Wer zu Fuß von dem westlich von Neuenburg gelegenen Stadtpark am Wuhrloch weiter in Richtung Westen zu den Rheinwiesen geht, muss zwei verkehrsreiche Straßen unterqueren – die Autobahn A5 und die Westtangente. Doch hier unten ist davon nicht viel zu spüren: Die aus der Schweiz stammende Sulzburger Künstlerin Léonie von Roten hat die beiden lange vernachlässigten und bis vor Kurzem ziemlich düsteren und ausgesprochen unwirtlichen Unterführungsröhren in eine farbenfrohe, gut beleuchtete Freskengalerie verwandelt. Seither hat man das Gefühl, durch ein artenreiches Biotop zu spazieren, in eine geheimnisvolle Unterwasserwelt einzutauchen. Urtierchen und andere Wasserbewohner bevölkern die blaugrundigen Wände des ersten Tunnels, Schmetterlinge, Eidechsen und eine beeindruckende Gottesanbeterin beleben das bunt bemalte Beton-Mauerwerk des zweiten.

Gestaltete Unterquerung der A5 der Landesgartenschau in Neuenburg

Durch die neu gestaltete Unterquerung der A5 gelangt man von der Stadt zum naturnah gestalteten Rhein (u.), der symbolisch auch in den blühenden Beeten (o.) der Landesgartenschau in Neuenburg präsent ist.

Stadt. Land. Fluss.

Auch der Weg zwischen den beiden insgesamt 23 Hektar großen Parkteilen der Landesgartenschau wurde neu gestaltet. Hier grünt und blüht es, kleinere Trockenmauern und Bruchsteinportale an den Durchgängen schaffen neue Lebensräume für Insekten und diverse kleine Bodenbewohner. Die ersten Vorboten des künftigen Gewimmels machen sich schon bemerkbar: Hummeln summen in der duftenden Luft, emsige Ameisen kreuzen den Weg, hie und da deutet sich ein Maulwurfshügel an, wärmen sich Eidechsen in der Sonne.

Naturnah gestalteter Rhein bei der Landesgartenschau in Neuenburg

Dieser Weg ist nur ein Teil der barrierefreien Verbindung, die die Stadt Neuenburg am Rhein nach vielen Jahrzehnten der Trennung wieder mit dem namensgebenden Fluss zusammenbringt.
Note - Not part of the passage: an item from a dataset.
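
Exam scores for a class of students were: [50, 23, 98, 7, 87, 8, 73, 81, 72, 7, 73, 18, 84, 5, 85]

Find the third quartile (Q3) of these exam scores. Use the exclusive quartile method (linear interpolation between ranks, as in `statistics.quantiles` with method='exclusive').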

Vom viel höher gelegenen Stadtzentrum und dem Platz des 1525 von einem verheerenden Hochwasser zerstörten Münsters aus gelangt man auf die neue Zähringerbrücke, die über die B 378 führt. Sie mündet in den Bertholdturm, von dessen 36 Meter hoher Aussichtsplattform man per Aufzug hinunter in den Stadtpark am Wuhrloch fahren kann. Dieses „Loch“, ein kleiner See, ein Überbleibsel des vor seiner Begradigung bis an die Stadt heranreichenden Altrheins, ist eine wahre Oase, die Besucher zum Verweilen einlädt: Die Ufer und der einmündende Klemmbach wurden renaturiert, schöner alter Baumbestand sorgt für angenehmen Schatten, eine neue Sitzstufenanlage an der Wasserkante für kühle Füße, und Kinderspielplätze sowie eine Skater- und Funanlage für Jugendliche für eine lebendige, das muntere Vogelgezwitscher ergänzende Geräuschkulisse. Und von hier gelangt man dann bequem und sicher durch die bereits erwähnten Durchgänge zum ganz neu erschlossenen, direkt am Rhein gelegenen und etwa 19 Hektar großen Hauptareal der Landesgartenschau. 

Der Stadtpark am Wuhrloch: Landesgartenschau in Neuenburg

Der Stadtpark am Wuhrloch wurde mit neu angelegten Seeufern, einer Skateranlage und Kinderspielplätzen zu einer erholsamen und dennoch belebten Freizeitoase. Sie kontrastiert mit den schön gestalteten Kiesgärten an den Rheinterrassen (u.).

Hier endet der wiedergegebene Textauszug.